RESULTS. Both progression-free survival (PFS) and overall survival (OS) of female, but not male, patients were significantly shorter when patients received chemotherapy mostly in the morning (PFS HR 0.357, P = 0.033; and OS HR 0.141, P = 0.032). The dose intensity was reduced in female patients treated in the morning (cyclophosphamide 10%, P = 0.002; doxorubicin 8%, P = 0.002; and rituximab 7%, P = 0.003). This was mainly attributable to infection and neutropenic fever: female patients treated in the morning had a higher incidence of infections (16.7% vs. 2.4%) and febrile neutropenia (20.8% vs. 9.8%) as compared with those treated in the afternoon. The sex-specific chronotherapeutic effects can be explained by the larger daily fluctuation of circulating leukocytes and neutrophils in female than in male patients.

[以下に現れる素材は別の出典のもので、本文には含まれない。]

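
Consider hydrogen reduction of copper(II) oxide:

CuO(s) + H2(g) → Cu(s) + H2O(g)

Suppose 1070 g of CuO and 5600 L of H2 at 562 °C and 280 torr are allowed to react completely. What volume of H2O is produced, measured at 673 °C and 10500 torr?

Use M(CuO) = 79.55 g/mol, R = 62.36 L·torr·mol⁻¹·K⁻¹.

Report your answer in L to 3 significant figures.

75.6 L

n(CuO) = 1070 / 79.55 = 13.45 mol
n(H2) = PV/RT = (280 × 5600) / (62.36 × 835.15) = 30.11 mol
For 13.45 mol CuO, stoichiometry requires (1/1) × 13.45 = 13.45 mol H2; 30.11 mol is available, so CuO is limiting.
n(H2O) = (1/1) × 13.45 = 13.45 mol
V(H2O) = nRT/P = 13.45 × 62.36 × 946.15 / 10500 = 75.58 L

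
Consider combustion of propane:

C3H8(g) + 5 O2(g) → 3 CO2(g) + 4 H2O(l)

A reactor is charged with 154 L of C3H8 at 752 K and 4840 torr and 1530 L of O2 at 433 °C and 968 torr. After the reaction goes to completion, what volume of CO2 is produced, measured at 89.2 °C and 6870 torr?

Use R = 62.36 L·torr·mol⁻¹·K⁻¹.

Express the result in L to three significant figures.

66.4 L

n(C3H8) = PV/RT = (4840 × 154) / (62.36 × 752) = 15.89 mol
n(O2) = PV/RT = (968 × 1530) / (62.36 × 706.15) = 33.63 mol
For 15.89 mol C3H8, stoichiometry requires (5/1) × 15.89 = 79.45 mol O2; 33.63 mol is available, so O2 is limiting.
n(CO2) = (3/5) × 33.63 = 20.18 mol
V(CO2) = nRT/P = 20.18 × 62.36 × 362.35 / 6870 = 66.37 L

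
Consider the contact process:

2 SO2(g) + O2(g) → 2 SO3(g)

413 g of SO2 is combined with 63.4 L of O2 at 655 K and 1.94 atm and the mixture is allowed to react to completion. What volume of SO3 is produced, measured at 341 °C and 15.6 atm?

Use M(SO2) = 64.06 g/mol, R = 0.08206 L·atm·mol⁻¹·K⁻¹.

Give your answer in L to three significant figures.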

CONCLUSION. In female DLBCL patients, R-CHOP treatment in the afternoon can reduce toxicity while it improves efficacy and survival outcome.
FUNDING. National Research Foundation of Korea (NRF) grant funded by the Korean government (grant number NRF-2021R1A4A2001553), Institute for Basic Science IBS-R029-C3, and Human Frontiers Science Program Organization Grant RGY0063/2017.